What if we turn the “should” statement around? What if we say, the situation should not be the way I want it to be? Might that actually be as true as the original thought? Reality tells us that it is since, in reality it happened the way that it did; not the way we wish it did.
If we choose to hold on to the stressful thought, we are responsible for how we feel about the situation since we have a choice between the stressful thought and the peaceful thought. We can always choose the peaceful thought. We can learn to recognize that it is not the “thing” that causes the stress, but rather our thoughts about the “thing.”
WOULD YOU TELL A CHILD OR YOUR BEST FRIEND THE SAME THING?
When you berate yourself or someone else for what they “should” or “should not” have done, consider whether you would impose that thought on a child or your best friend. For example, if your friend suggested that “a good friend would return their call.” You may offer your friend situations when you were unable to call others back for one reason or another that had nothing to do with being a good friend. You may explain how not calling back was not an indication about how you felt about the other person, but rather, due to other circumstances, such as scheduling, an emergency, or some other reason.
The thought that we, or someone else, “should” act a certain way causes us to create stories about why we, or they, acted the way they did. Most often the stories are not true. Can’t we give ourselves and others a break?
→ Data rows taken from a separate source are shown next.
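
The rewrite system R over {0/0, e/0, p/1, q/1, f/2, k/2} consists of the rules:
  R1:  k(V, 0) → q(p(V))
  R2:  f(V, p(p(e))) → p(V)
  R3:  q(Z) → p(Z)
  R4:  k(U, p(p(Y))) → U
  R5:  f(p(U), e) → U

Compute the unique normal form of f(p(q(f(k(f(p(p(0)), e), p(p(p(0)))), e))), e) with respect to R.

1. f(p(q(f(k(f(p(p(0)), e), p(p(p(0)))), e))), e)  →  q(f(k(f(p(p(0)), e), p(p(p(0)))), e))   [R5 at ε]
2. q(f(k(f(p(p(0)), e), p(p(p(0)))), e))  →  p(f(k(f(p(p(0)), e), p(p(p(0)))), e))   [R3 at ε]
3. p(f(k(f(p(p(0)), e), p(p(p(0)))), e))  →  p(f(f(p(p(0)), e), e))   [R4 at 1.1]
4. p(f(f(p(p(0)), e), e))  →  p(f(p(0), e))   [R5 at 1.1]
5. p(f(p(0), e))  →  p(0)   [R5 at 1]

p(0)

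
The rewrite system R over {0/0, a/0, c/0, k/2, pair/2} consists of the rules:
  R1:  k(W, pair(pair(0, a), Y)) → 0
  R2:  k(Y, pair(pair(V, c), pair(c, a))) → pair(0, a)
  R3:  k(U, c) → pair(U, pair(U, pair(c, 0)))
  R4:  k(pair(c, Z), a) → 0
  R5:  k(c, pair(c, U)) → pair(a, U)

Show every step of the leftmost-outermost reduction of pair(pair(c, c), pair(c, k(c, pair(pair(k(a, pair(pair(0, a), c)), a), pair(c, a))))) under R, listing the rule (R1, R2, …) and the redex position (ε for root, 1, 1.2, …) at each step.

pair(pair(c, c), pair(c, 0))

1. pair(pair(c, c), pair(c, k(c, pair(pair(k(a, pair(pair(0, a), c)), a), pair(c, a)))))  →  pair(pair(c, c), pair(c, k(c, pair(pair(0, a), pair(c, a)))))   [R1 at 2.2.2.1.1]
2. pair(pair(c, c), pair(c, k(c, pair(pair(0, a), pair(c, a)))))  →  pair(pair(c, c), pair(c, 0))   [R1 at 2.2]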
Would you insist that a child or best friend adhere to the standards of perfection we impose on ourselves or others?
Identifying and challenging limiting beliefs couched as “should” statements takes practice and can make a big difference in how you feel and act. “Should” statements distract us from focusing on our work, being in the present and engaging with others.
When we take the time to focus and question the thoughts, we feel more free, lighter and more open.